Investment banking firm Robert A. Stanger & Co., Inc. has upgraded its rating for KKR Real Estate Select Trust Inc., to overweight.

Structured as a ’40 Act closed-end fund that qualifies for tax treatment as a real estate investment trust, the company – also known as KREST – has a property portfolio exceeding $3.3 billion, supplemented by $250 million in credit investments.

The new research report comes one month after the REIT’s announcement of its shareholder priority plan to enhance returns for investors. With the plan, affiliates of KKR & Co., Inc. injected $50 million of equity capital into the REIT and agreed to potentially forfeit up to 7.7 million shares – currently valued at nearly $200 million – to support a $27.00 NAV per share on June 1, 2027.

“With KREST, you have a portfolio with sound fundamentals that has experienced a 21.5% price correction off its peak, which was already a compelling value story, even with the more aggressive leverage that KREST employs,” said David J. Inauen, head of research at Stanger.

“Now you have this downside protection from the shareholder priority plan, and the equity upside potential from levered assets at bottom-of-market pricing. That is a recipe for enhanced returns with a very attractive risk-reward profile,” he added.

The REIT, with a property portfolio concentrated in residential, industrial and West Coast office properties, had an aggregate NAV of $1.2 billion as of May 31, 2024.

Following a series of interest rate hikes that began in 2022, NAV REITs have struggled to raise equity; for the first five months of 2024, NAV REITs raised only $2.6 billion, down 86% from the same period in 2022. NAV REITs have also experienced a prolonged period of heightened share redemption requests since 2022. KKR REIT’s most recent self-tender offer conducted in April was oversubscribed, and KREST was only able to satisfy 48% of investors’ redemption requests.

“To address share redemption requests, we typically like to see NAV REITs maintain a liquidity sleeve – unrestricted cash, liquid securities, and general availability under credit facilities – of at least 15% of NAV,” said Inauen. “KREST has actively managed its financial resources to stay ahead of elevated redemption demand, and we estimate that following the $50 million contribution from affiliates, its liquidity sleeve totals 33% of NAV, more than double the 15% threshold.
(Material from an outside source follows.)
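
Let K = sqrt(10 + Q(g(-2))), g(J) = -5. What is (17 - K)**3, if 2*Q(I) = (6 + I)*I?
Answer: (34 - sqrt(30))**3/8 ≈ 2900.6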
That provides strong confidence in KREST’s ability to continue to offer liquidity to shareholders at its intended level of 5% of NAV per quarter.”

This latest report focused on the KKR REIT follows a recent outlook Stanger provided on the other nine NAV REITs in its research coverage universe. KKR was not included in that update because the company conducts self-tender offers quarterly and thereby had no redemptions in May 2024. In the prior outlook, Stanger called out a 65% average surge in monthly redemption requests across the top NAV REITs since Starwood Real Estate Income Trust Inc. lowered the capacity under its share repurchase plan.

Robert A. Stanger & Co., Inc., founded in 1978, is an investment banking firm specializing in providing investment banking, financial advisory, fairness opinion and asset and securities valuation services to partnerships, real estate investment trusts, and real estate advisory and management companies in support of strategic planning and execution, capital formation and financings, mergers, acquisitions, reorganizations, and consolidations.